I still have very fond memories of that place and think that one day, if I am able to retire with a little extra money in the bank, I will open a coffee shop of my own while instilling many of the qualities that Rose injected into Milanos. People did not just come to Milanos for the coffee. They came to see Rose who is a wonderful friend to everyone she meets and for the dependably jovial atmosphere.

The coffee was pretty good too, but I think it was the food that set Milanos apart from many other coffee joints that served premade sandwiches which sat in the display fridge all day collecting dust. Our paninis were made to order, the salads were made fresh almost daily and we went through the food so quickly that everything was always turned over regularly.


When I started to develop an interest in cooking I would think back to the things I ate at Milanos and try to replicate them. Since I often had to make the food there, I knew what went into most of the dishes we served. Pasta salad was one of the first things I ever started to cook for myself all on my own.  

I started at home by replicating the Milanos recipes exactly but eventually I was brave enough to experiment with new vegetable combinations and dressings. Living on my own, away from home, during university, I would make giant batches of pasta salad and keep them in the fridge to snack on in the evenings. That was my first attempt to be healthy; to eat a "salad" (even though there was probably half of a bottle of dressing in there) instead of chips or chocolate. I tried.


Today's recipe post is for a glorified pasta salad. Israeli couscous it turns out, is just little balls of pasta with a fancy name. These pasta balls tossed with roasted summer vegetables makes for a wonderful post-run or post-hot yoga snack. The flavour comes from the roasted vegetables, meyer lemon zest and tarragon, plus the vegetable stock used to cook the pasta. No oily dressing is required so this is something to fill you up that you do not have to feel guilty about eating.

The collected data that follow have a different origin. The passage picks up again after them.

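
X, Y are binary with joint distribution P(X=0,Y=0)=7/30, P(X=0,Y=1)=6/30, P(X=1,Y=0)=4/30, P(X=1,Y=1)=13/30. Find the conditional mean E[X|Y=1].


P(Y=1) = 19/30
E[X|Y=1] = (0*6 + 1*13)/19 = 13/19

13/19


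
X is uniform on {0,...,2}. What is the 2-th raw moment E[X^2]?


E[X^2] = (1/3) * sum(x^2 for x=0..2)
= 5/3

5/3


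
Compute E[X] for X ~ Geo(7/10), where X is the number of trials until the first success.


For geometric (trials until first success), E[X] = 1/p = 1/(7/10) = 10/7

10/7


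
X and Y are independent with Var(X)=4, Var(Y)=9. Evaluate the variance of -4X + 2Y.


Independence => Cov(X,Y)=0
Var(-4X + 2Y) = (-4)^2*Var(X) + 2^2*Var(Y)
= 16*4 + 4*9 = 100

100


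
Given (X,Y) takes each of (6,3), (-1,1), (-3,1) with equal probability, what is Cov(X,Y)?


E[X]=2/3, E[Y]=5/3, E[XY]=14/3
Cov(X,Y) = E[XY] - E[X]E[Y] = 14/3 - 2/3*5/3 = 32/9

32/9


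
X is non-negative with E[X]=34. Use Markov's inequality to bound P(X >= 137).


Markov: P(X >= a) <= E[X]/a
P(X >= 137) <= 34/137

34/137


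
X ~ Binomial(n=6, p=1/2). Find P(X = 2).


P(X=2) = C(6,2) * p^2 * (1-p)^4
= 15 * 1/4 * 1/16
= 15/64

15/64


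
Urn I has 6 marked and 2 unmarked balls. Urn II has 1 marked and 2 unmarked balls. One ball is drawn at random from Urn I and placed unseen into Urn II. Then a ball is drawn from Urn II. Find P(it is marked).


P(transfer marked) = 6/8 = 3/4; P(transfer unmarked) = 1/4
If marked transferred: Urn II has 2 marked of 4, so P(marked|marked moved) = 1/2
If unmarked transferred: Urn II has 1 marked of 4, so P(marked|unmarked moved) = 1/4
By total probability: P(marked) = 3/4*1/2 + 1/4*1/4 = 7/16

7/16


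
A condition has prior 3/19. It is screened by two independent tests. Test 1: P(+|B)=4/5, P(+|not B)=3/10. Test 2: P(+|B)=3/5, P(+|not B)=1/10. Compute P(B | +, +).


After test 1: P(+) = 4/5*3/19 + 3/10*16/19 = 36/95
P(B|+) = (12/95)/(36/95) = 1/3
After test 2 (use post1 as new prior): P(+) = 3/5*1/3 + 1/10*2/3 = 4/15
P(B|+,+) = (1/5)/(4/15) = 3/4

3/4


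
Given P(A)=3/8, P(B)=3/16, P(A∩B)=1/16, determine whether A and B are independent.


P(A)*P(B) = 3/8*3/16 = 9/128
P(A∩B) = 1/16 != 9/128, so not independent

No, A and B are not independent


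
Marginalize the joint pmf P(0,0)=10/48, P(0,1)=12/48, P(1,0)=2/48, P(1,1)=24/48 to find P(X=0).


P(X=0) = P(0,0)+P(0,1) = 10/48 + 12/48 = 22/48 = 11/24

11/24


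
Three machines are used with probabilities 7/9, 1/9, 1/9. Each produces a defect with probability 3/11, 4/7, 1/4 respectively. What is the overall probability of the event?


P(A) = P(A|B1)P(B1) + P(A|B2)P(B2) + P(A|B3)P(B3)
= 3/11*7/9 + 4/7*1/9 + 1/4*1/9
= 7/33 + 4/63 + 1/36 = 841/2772

841/2772


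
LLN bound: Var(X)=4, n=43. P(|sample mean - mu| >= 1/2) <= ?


Var(Xbar) = Var(X)/n = 4/43
Chebyshev: P(|Xbar-mu| >= 1/2) <= Var(Xbar)/(1/2)^2 = (4/43)/(1/4) = 16/43

16/43


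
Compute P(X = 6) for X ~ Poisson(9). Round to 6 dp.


P(X=6) = e^(-9) * 9^6 / 6!
≈ 0.0001234098041 * 531441 / 720
≈ 0.091090

0.091090


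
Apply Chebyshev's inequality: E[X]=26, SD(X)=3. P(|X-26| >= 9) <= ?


k = 9/3 = 3
Chebyshev: P(|X-mu| >= k*sigma) <= 1/k^2 = 1/3^2 = 1/9

1/9


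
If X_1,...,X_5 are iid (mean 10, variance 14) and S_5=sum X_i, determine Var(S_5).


By independence, Var(S_n) = n*Var(X_1) = 5*14 = 70

70


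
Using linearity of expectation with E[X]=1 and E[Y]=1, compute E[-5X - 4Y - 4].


E[-5X - 4Y - 4] = -5*E[X] - 4*E[Y] - 4
= (-5)*(1) + (-4)*(1) + (-4)
= -5 - 4 - 4 = -13

-13


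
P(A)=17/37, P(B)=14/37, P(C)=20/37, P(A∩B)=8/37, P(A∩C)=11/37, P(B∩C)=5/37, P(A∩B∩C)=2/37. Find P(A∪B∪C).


P(A∪B∪C) = P(A)+P(B)+P(C) - P(AB)-P(AC)-P(BC) + P(ABC)
= 17/37+14/37+20/37 - 8/37-11/37-5/37 + 2/37
= 29/37

29/37


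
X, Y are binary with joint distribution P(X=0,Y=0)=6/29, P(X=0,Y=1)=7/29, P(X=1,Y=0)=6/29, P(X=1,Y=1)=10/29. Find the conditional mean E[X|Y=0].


P(Y=0) = 12/29
E[X|Y=0] = (0*6 + 1*6)/12 = 6/12 = 1/2

1/2


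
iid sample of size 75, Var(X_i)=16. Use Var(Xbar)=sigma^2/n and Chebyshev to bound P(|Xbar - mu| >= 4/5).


Var(Xbar) = Var(X)/n = 16/75
Chebyshev: P(|Xbar-mu| >= 4/5) <= Var(Xbar)/(4/5)^2 = (16/75)/(16/25) = 1/3

1/3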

Israeli couscous with roasted summer vegetables
Summer seasonal: tomatoes and peppers
You can replace the Israeli couscous with just about anything; use quinoa or wheat berries to turn this into a super healthy meal or just sub in your favorite small pasta shape.

Ingredients
1 pint cherry tomatoes, cut into halves
1 yellow (or orange or red) pepper, cut into 2 cm squares
1 small eggplant, cut into 2 cm cubes
2 shallots, roughly chopped
2 cloves garlic, crushed
Extra virgin olive oil
Sea salt
1 vegetable bouillon
1 cup Israeli couscous
Fresh tarragon, chopped
Zest from a meyer lemon
Goat cheese (optional; omit for vegans)

Directions
1. Preheat oven to 400F.
2. Toss chopped tomatoes, eggplant, pepper and shallot with olive oil, garlic and sea salt.
3. Spread in a single layer on a baking sheet covered with parchment paper
4. Roast 25 minutes, tossing once half way through cooking (caution, a lot of steam will be generated from the tomatoes so watch your face!)
5. Bring 3 cups of water to boil in a pot and add a vegetable bouillon cube; stir to dissolve.
6. Add Israeli couscous and simmer 20 minutes or until tender. Drain extra broth from the couscous.
7. Remove vegetables from oven and let cool slightly before tossing with the cooked couscous.
8. Mix in the meyer lemon zest and chopped fresh tarragon.
9. If desired, serve topped with fresh goat cheese and a slice of meyer lemon.